Peter Nixey describes good developers as both technology proficient and hard working in his blog post. His concept of "simplicity" is worth noting. I highly encourage developers to create code that limits complexity. But, there is an even more important aspect of complexity: usability.
Simplicity and excellence are most reliably attained by starting with something, anything, that gets the job done and reworking back from that point.
Enter the noob. Every project should have someone in this role. Technologically detached. Familiar with project goals, but does not look at one line of code. No assumptions whatsoever. This person is well equipped to be a critical observer. And, this should be encouraged.

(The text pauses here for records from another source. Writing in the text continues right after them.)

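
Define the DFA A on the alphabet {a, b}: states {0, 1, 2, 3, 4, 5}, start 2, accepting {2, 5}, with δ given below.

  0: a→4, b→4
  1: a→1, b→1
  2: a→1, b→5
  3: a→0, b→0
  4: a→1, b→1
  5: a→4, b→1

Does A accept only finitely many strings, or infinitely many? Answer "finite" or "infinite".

finite

The useful states (reachable from 2 and able to reach an accepting state) are {2, 5}.
Restricted to these states the transition graph has no cycle, so every accepting path has bounded length and L is finite.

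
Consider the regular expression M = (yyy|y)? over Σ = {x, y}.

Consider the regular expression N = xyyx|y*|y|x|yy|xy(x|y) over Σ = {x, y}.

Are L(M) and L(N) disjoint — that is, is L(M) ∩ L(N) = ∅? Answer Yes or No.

No

The empty string ε is accepted by both M and N.
Hence L(M) ∩ L(N) ≠ ∅.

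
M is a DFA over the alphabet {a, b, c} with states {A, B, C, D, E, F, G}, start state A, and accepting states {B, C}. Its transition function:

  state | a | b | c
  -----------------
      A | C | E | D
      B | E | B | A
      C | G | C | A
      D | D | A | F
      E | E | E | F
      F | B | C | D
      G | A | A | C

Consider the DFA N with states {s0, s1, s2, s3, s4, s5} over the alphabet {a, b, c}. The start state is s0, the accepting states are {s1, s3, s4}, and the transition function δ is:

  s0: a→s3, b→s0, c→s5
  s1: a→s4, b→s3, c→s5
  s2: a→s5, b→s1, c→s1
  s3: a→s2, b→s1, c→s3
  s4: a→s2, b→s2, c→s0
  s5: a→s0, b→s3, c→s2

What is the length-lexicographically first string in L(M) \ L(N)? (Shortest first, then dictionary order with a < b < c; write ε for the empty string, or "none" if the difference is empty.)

The string aca is accepted by M but not by N.
No shorter string lies in the difference, and aca is the lexicographically first length-3 string in L(M) \ L(N).

aca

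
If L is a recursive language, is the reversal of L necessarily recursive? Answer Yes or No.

Reverse the input on the tape and then run the decider for L; this halts and accepts exactly Lᴿ.
So the recursive languages are closed under reversal.

Yes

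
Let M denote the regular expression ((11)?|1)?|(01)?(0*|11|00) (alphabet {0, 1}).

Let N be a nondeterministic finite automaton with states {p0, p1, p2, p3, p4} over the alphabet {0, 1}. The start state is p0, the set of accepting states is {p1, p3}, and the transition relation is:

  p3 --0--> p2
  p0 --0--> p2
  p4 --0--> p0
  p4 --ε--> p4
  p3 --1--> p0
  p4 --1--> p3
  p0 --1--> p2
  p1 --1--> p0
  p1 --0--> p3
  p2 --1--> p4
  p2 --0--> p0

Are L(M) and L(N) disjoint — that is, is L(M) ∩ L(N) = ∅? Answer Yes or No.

Converting the expression M to a DFA (subset construction, then merging equivalent states) gives the minimal DFA with states {m0, m1, m2, m3, m4, m5, m6, m7}, start state m0, accepting states {m0, m1, m2, m3, m4, m6} and transitions m0: 0→m1, 1→m2; m1: 0→m3, 1→m4; m2: 0→m5, 1→m6; m3: 0→m3, 1→m5; m4: 0→m3, 1→m7; m5: 0→m5, 1→m5; m6: 0→m5, 1→m5; m7: 0→m5, 1→m6.
Exploring the product automaton M × N from the start pair (m0, p0), following both machines on each input symbol, reaches 13 state pairs: (m0, p0), (m1, p2), (m2, p2), (m3, p0), (m4, p4), (m5, p0), (m6, p4), (m3, p2), (m5, p2), (m7, p3), (m5, p3), (m5, p4), (m6, p0).
M accepts in {m0, m1, m2, m3, m4, m6} and N accepts in {p1, p3}; no reachable pair has both components accepting, so no string drives both machines to acceptance simultaneously and L(M) ∩ L(N) = ∅.
So no string is accepted by both, and the intersection is empty.

Yes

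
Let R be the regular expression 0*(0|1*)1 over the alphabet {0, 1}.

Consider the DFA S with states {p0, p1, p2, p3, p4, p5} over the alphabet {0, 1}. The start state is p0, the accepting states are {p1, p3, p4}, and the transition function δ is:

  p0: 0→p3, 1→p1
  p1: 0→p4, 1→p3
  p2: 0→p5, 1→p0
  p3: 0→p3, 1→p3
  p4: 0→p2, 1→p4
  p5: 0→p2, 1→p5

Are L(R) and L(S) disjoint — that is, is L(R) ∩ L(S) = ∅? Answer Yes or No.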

There is no better way to achieve excellence then to put your work in front of a noob to get a fresh perspective. Put your pride aside, this is the direct line to a better product. Keep in mind, the success of your work is defined externally by a client or by development communities that adopt your effort.
Noobs may be apologetic for not understanding what you have built. It's your role to understand the disconnect between their expectations and the objectives (or user stories). Encourage collaboration, drive towards mutual understanding, and do not get defensive.
Timing is everything. As Nixey noted, rework is key. Expect it, plan for it, allocate budget, and so on. This screams for an iterative, agile process. The sooner a prototype can be produced, the faster the disconnects can be found. In other words, a rapid prototype iterates and converges towards excellence. And, again, the noob becomes invaluable.
The noob should be an active participant in this process, ideally a part of your team. A noob should perform quality assurance long before a client sees a prototype. Not only do you get the feedback you seek, you likely create an ally to address the challenges brought up by the client. Two sets of eyes are better than one. And, if two people familiar with goals can agree on an approach, two people can advocate for the merit of the approach.
Give it a shot! Hop on Google Hangout, do a screen share, and watch the feedback pour in. Be grateful for the noob. He or she just may provide that advantage you need to succeed.